The language and gesture and increasingly spoken aloud dreams of fascism want facing in the street, absolutely. But maybe one of the many other kinds of facing looks a little more like listening too, and a little less like shouting?
And when will we take our collective eyes off ourselves, for the most part the contemporary equivalent of 19th century artisans and Navigation workers, and turn our gaze instead to the same technocratic, profiteering interests that drove the navvies’ bodies to breaking and let people starve in the name of corn tariffs?
It’s a low-lit, slippery path that we’re on, inky water right beside us, great voids above. Maybe there’s a light somewhere at the end, but my God if there is, it’s further than we think. And we’re not getting there without a fight.
Roughcastle Tunnel, Union Canal
[1] Image ID 131513247 © Catalin Iliescu| Dreamstime.com
[2] The Corn Laws of 1815-46 imposed tariffs on cheap food imports to the UK to increase and secure profits for British landowners and farmers. They raised living costs hugely across the UK, leading to food shortages amongst the urban poor and widespread political unrest.
[3] There’s obviously an increasingly LONG list … image by ID 339678778 © Cpenler | Dreamstime.com
[4] https://www.windowscentral.com/artificial-intelligence/microsoft-reveals-40-jobs-about-to-be-destroyed-by-and-safe-from-ai
[5] In 2017, I received an unexpected invitation to speak at the opening session of the Scottish Futures Forum, at the Scottish Parliament, reflecting on how technology might shape society.
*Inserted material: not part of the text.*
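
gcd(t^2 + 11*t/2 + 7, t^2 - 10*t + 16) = 1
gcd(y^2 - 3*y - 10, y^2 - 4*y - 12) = y + 2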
In response, I brought three imagined news stories from 2030, including one featuring The New Luddites - A Digital Haven











a splendid piece of political activist writing. Fascism is lurking in the wings...and if ordinary people are seduced into emulating the behaviours of those who play with power and politics...if they accept the growth of private (purchased) power to a point where it becomes stronger than their democratic state itself, then it will arrive looking and talking like a saviour while all the time wanting more and more and more and taking it from you and me.
Hope lies in the fact that we are many and they are few - hope lies in factual accuracy and exposing the lie(s)...hope lies in standing together and looking after each other; it does not lie on erasing "the other" nor in those who seduce you with lies.
I’m up for the fight. As a writer who has just lost a contract to AI to write a travel guide to Scotland, it’s either that or retain to be a masseur. But something tells me AI content is the CD Rom of the future, and will be seen as the soulless junk it is- not before so much talent and potential has been sacrificed at the altar of corporate greed and shorttermism.